As you can see in Round 1 and Round 2 from the Drill Diagram, there is also a setter in the normal “setter position” aka right front, and there is another setter in the middle of the court, slightly towards outside. The reason we do this is to increase the number of touches on the ball everyone gets, while ensuring our setters do not get ran over by our middles.
RUN THE WARMUP
Running the drill is fairly simple, the only difficult might come from bad passes. However, you can get your team warmed up by starting with freeballs to the liberos/back row players, and work your way into more aggressive downballs. More experienced teams can even enter the ball (instead of the coach) if they have the focus and maturity to do so.
Coach tosses to L1, L1 passes to S1, S1 sets to the Outside Hitter, Outside Hitter progressively starts swinging harder as their muscles warm up.
The coach THEN tosses to L2, L2 passes to S2, S2 sets to either the Right Side or Middle Front, and these players progressively start swinging harder.
To make this go faster, you do not need to wait for the first ball to be hit over. You simply wait until it is safe and toss the next ball to the opposite libero.

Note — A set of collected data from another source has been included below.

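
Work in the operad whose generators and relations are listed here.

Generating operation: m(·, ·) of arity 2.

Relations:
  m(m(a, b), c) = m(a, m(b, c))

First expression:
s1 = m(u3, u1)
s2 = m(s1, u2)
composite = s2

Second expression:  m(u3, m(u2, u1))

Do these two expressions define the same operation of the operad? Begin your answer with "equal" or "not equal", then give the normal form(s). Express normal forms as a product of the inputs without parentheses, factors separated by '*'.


The first expression, normalized: u3 * u1 * u2
The second expression, normalized: u3 * u2 * u1
Different reductions; not equal.

not equal; first: u3 * u1 * u2; second: u3 * u2 * u1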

*Safety warning: If the set is going to the middle, wait until you know the middle hitter will not interfere with the setter standing next to them. A middle chasing after a bad set is a good way to take out two players at a time.
After one minute, you will switch setter and libero positions to get to….

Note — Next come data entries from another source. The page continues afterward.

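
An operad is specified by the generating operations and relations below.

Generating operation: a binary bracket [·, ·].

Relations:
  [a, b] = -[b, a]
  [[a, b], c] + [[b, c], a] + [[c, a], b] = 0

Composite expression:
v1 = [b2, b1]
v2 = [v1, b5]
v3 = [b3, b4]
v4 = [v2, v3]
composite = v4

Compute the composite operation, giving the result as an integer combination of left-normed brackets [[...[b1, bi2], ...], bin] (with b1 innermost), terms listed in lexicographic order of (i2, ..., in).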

I have the liberos paired up with the setter they’ll primarily be passing to the most. This lets them get into a sort of rhythm before the match starts.
Switch them both so now the setter who was only setting outside is not setting right side and middle front, and vice versa.
Easy peasy. Run this round for a minute.
Now that everyone’s fairly warmed up, we eliminate a setter and let them get into a hitting line. This gives our setters the chance to practice pushing the ball to the outside, and our outsides now get a read off a true outside set.
You’ll still alternate tosses between liberos, but now you must wait until there’s a dead ball and your setter is ready to go before tossing again.
Switch setters and repeat :) Also, move the liberos to match up with who would be passing from left back (where I put my liberos) to the particular setter). Switching liberos isn’t necessary, but I prefer to do it.
There are a TON of ways we could mix this up. I want to be sure to share two with you to make sure you can adjust to different tournament situations:
Scenario: You only get 4 minutes TOTAL of court time, meaning you must also warm up serving during the 4 minutes.
Solution #1: Run through each round for 45 seconds. This will put you at three minutes, with one remaining for serving. This works nicely because you’ll get a one minute warning from the officiating crew. I HIGHLY suggest you practice the warm up so you know how to transition quickly and make the best use of your time on the court.
Solution #2: Only do rounds 1-3. Sure, your second setter misses out on setting outside, but you could get some setting reps in beforehand for your early matches and later in the day this won’t be as crucial. 1 minute each at Rounds 1, 2, and 3, then you get your one minute for serving. I know, I’m a math genius.